Grafton shares tumble as chief executive Gavin Slark reveals exit plans after transformational tenure

  • Gavin Slark joined the Dublin-based company from BSS Group 11 years ago
  • Among the acquisitions he had overseen while in charge include Leyland SDM
  • In recent years, Slark has helped lead Grafton through the Covid-19 pandemic

Boss: Gavin Slark (pictured) has been chief executive of Grafton for the last 11 years

Boss: Gavin Slark (pictured) has been chief executive of Grafton for the last 11 years

Building materials supplier Grafton Group has announced that its boss will stand down at the end of the year after more than a decade in charge.

Gavin Slark joined the Dublin-based firm as chief executive in 2011 following a five-year spell holding the same position at plumbing and heating products distributor BSS Group, where he oversaw its £557.6million sale to Travis Perkins.

During his tenure at Grafton, he has steered the retailer through a dramatic transformation, making numerous acquisitions in the UK and overseas, such as stair contractor Stairbox and decorating retail brand Leyland SDM.

The company also transferred its primary stock market listing from the Irish capital to London, expanded into the Nordic region and sold off its traditional merchanting arm in Britain to Huws Gray.

In recent years, Slark has helped lead the firm through the Covid-19 pandemic, which initially caused some downturn in trade as a result of store closures across the British Isles before recovering very strongly as lockdown restrictions were loosened.

The Sunderland-born boss said the choice to leave was made ‘with a heavy heart,’ but added he was ‘confident that this is the right time for a new CEO to lead the business as Grafton embarks on its next phase of growth and development.

‘I remain very committed to the leadership of the business over the next six months and to working towards a smooth transition to my successor.’

Last year, Grafton posted its highest ever annual profits of £341.2million thanks to exceptional performances from its Northern Irish distribution business MacBlair, DIY brand Woodie’s and Selco Builders Maintenance.

Alongside this, overall revenue climbed by around a quarter due to prices of building materials in its British Isles distribution segments being driven higher by supply chain disruption.

Subsidiary: Gavin Slark has overseen a dramatic transformation during his tenure at the retailer, making numerous acquisitions, such as decorating retail brand Leyland SDM

Subsidiary: Gavin Slark has overseen a dramatic transformation during his tenure at the retailer, making numerous acquisitions, such as decorating retail brand Leyland SDM

This happened in tandem with low interest rates, strong mortgage demand, and a temporary stamp duty holiday introduced by the UK Government in July 2020 boosting demand for property renovation and new housebuilding.

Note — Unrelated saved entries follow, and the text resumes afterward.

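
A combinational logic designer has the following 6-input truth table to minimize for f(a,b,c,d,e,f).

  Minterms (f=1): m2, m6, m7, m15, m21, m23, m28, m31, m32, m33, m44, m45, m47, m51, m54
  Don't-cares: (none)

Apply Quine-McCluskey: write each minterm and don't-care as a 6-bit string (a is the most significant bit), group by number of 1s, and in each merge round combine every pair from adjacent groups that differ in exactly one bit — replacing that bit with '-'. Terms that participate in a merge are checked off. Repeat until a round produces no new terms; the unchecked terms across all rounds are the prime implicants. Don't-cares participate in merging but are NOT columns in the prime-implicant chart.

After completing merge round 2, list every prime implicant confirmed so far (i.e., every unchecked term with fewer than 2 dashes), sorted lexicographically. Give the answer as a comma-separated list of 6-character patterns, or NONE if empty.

[col 0] 000010*, 000110*, 000111*, 001111*, 010101*, 010111*, 011100, 011111*, 100000*, 100001*, 101100*, 101101*, 101111*, 110011, 110110
[col 1] -01111, 0-0111*, 0-1111*, 00-111*, 000-10, 00011-, 01-111*, 0101-1, 10000-, 1011-1, 10110-
[col 2] 0--111
Prime implicants: -01111, 0--111, 000-10, 00011-, 0101-1, 011100, 10000-, 1011-1, 10110-, 110011, 110110

-01111, 000-10, 00011-, 0101-1, 011100, 10000-, 1011-1, 10110-, 110011, 110110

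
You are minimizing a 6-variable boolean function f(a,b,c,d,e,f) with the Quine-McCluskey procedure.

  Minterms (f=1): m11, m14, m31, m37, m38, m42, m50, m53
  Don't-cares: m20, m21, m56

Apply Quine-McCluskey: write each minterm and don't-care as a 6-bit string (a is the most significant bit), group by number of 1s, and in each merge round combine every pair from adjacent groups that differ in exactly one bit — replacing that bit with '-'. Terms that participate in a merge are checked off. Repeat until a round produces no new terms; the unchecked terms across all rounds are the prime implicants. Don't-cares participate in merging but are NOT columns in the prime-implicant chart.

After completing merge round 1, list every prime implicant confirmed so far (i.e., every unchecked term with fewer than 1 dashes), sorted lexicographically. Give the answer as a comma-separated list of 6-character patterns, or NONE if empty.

Round 0: 001011 001110 010100✓ 010101✓ 011111 100101✓ 100110 101010 110010 110101✓ 111000
Round 1: -10101 01010- 1-0101
PIs = {-10101, 001011, 001110, 01010-, 011111, 1-0101, 100110, 101010, 110010, 111000}

001011, 001110, 011111, 100110, 101010, 110010, 111000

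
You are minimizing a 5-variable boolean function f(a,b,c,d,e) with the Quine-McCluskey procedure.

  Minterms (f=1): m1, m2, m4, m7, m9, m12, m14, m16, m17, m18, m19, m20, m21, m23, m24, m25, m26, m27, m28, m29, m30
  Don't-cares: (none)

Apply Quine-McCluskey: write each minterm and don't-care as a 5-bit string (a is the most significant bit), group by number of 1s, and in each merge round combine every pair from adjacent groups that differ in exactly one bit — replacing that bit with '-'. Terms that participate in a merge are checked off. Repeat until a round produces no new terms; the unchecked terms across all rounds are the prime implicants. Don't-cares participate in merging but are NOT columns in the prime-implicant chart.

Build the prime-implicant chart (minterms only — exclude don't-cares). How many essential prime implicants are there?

Round 0: 00001✓ 00010✓ 00100✓ 00111✓ 01001✓ 01100✓ 01110✓ 10000✓ 10001✓ 10010✓ 10011✓ 10100✓ 10101✓ 10111✓ 11000✓ 11001✓ 11010✓ 11011✓ 11100✓ 11101✓ 11110✓
Round 1: -0001✓ -0010 -0100✓ -0111 -1001✓ -1100✓ -1110✓ 0-001✓ 0-100✓ 011-0✓ 1-000✓ 1-001✓ 1-010✓ 1-011✓ 1-100✓ 1-101✓ 10-00✓ 10-01✓ 10-11✓ 100-0✓ 100-1✓ 1000-✓ 1001-✓ 101-1✓ 1010-✓ 11-00✓ 11-01✓ 11-10✓ 110-0✓ 110-1✓ 1100-✓ 1101-✓ 111-0✓ 1110-✓
Round 2: --001 --100 -11-0 1--00✓ 1--01✓ 1-0-0✓ 1-0-1✓ 1-00-✓ 1-01-✓ 1-10-✓ 10--1 10-0-✓ 100--✓ 11--0 11-0-✓ 110--✓
Round 3: 1--0- 1-0--
PIs = {--001, --100, -0010, -0111, -11-0, 1--0-, 1-0--, 10--1, 11--0}
Coverage chart:
  m1: --001 ←essential
  m2: -0010 ←essential
  m4: --100 ←essential
  m7: -0111 ←essential
  m9: --001 ←essential
  m12: --100,-11-0
  m14: -11-0 ←essential
  m16: 1--0-,1-0--
  m17: --001,1--0-,1-0--,10--1
  m18: -0010,1-0--
  m19: 1-0--,10--1
  m20: --100,1--0-
  m21: 1--0-,10--1
  m23: -0111,10--1
  m24: 1--0-,1-0--,11--0
  m25: --001,1--0-,1-0--
  m26: 1-0--,11--0
  m27: 1-0-- ←essential
  m28: --100,-11-0,1--0-,11--0
  m29: 1--0- ←essential
  m30: -11-0,11--0
Essential: --001, --100, -0010, -0111, -11-0, 1--0-, 1-0--

7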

Trade has continued to be positive since then, with total revenue between 1 January and 17 April up 15 per cent from the equivalent period last year. The retailer has also announced a share buyback programme worth up to £100million. 

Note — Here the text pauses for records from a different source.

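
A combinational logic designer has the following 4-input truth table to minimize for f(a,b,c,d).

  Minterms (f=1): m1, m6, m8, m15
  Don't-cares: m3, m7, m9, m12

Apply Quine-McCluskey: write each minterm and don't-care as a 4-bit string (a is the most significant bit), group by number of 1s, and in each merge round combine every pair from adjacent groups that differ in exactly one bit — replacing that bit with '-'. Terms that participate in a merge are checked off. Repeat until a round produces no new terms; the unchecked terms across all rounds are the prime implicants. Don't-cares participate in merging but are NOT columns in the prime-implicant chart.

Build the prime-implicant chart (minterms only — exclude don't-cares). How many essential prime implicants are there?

2

size-2^0 implicants → 0001(✓)  0011(✓)  0110(✓)  0111(✓)  1000(✓)  1001(✓)  1100(✓)  1111(✓)
size-2^1 implicants → -001  -111  0-11  00-1  011-  1-00  100-
Unchecked terms (primes): -001, -111, 0-11, 00-1, 011-, 1-00, 100-
Minterm coverage:
  m1 ⊆ -001,00-1
  m6 ⊆ 011- [E]
  m8 ⊆ 1-00,100-
  m15 ⊆ -111 [E]
E = {-111, 011-}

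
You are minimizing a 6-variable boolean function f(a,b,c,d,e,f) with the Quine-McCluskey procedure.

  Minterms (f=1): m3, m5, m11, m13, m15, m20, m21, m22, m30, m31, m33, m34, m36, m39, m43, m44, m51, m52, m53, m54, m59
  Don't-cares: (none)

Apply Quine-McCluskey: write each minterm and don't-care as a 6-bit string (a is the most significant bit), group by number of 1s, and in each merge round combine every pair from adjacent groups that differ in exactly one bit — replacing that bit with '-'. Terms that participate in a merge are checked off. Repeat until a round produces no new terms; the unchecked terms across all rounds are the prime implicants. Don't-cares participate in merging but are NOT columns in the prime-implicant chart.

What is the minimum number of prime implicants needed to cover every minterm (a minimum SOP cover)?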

Chairman Michael Roney remarked that Slark ‘has made an outstanding contribution to Grafton and provided exceptional leadership over the past eleven years.

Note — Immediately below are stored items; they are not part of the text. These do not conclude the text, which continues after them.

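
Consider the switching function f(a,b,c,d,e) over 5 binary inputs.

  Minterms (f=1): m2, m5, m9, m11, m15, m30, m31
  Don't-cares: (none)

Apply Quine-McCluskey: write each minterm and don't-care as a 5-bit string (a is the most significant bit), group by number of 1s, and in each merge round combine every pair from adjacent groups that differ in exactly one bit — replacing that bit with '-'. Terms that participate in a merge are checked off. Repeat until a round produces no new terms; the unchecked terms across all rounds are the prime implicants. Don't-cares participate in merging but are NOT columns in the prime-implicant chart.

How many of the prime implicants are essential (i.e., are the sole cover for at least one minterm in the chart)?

Round 0: 00010 00101 01001✓ 01011✓ 01111✓ 11110✓ 11111✓
Round 1: -1111 01-11 010-1 1111-
PIs = {-1111, 00010, 00101, 01-11, 010-1, 1111-}
Coverage chart:
  m2: 00010 ←essential
  m5: 00101 ←essential
  m9: 010-1 ←essential
  m11: 01-11,010-1
  m15: -1111,01-11
  m30: 1111- ←essential
  m31: -1111,1111-
Essential: 00010, 00101, 010-1, 1111-

4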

‘Under his stewardship, the group has further extended its geographic footprint and has been transformed into a portfolio of higher quality and higher returning businesses with excellent market positions and strong growth prospects.’

Markets reacted negatively to news of his departure, with Grafton Group shares  tumbling 7.7 per cent to 721.6p on Monday, making it the second-biggest faller on the mid-cap FTSE 250 Index today.

AJ Bell investment director Russ Mould said: ‘The sign of a well-respected business leader is when the share price sinks on news of their departure. That’s happened with Grafton after Gavin Slark handed in his notice after 11 years at the top. 

‘He’s helped to sharpen the company’s focus and expand geographically, breathing some life into the business, and that’s why investors are disappointed he is now leaving.’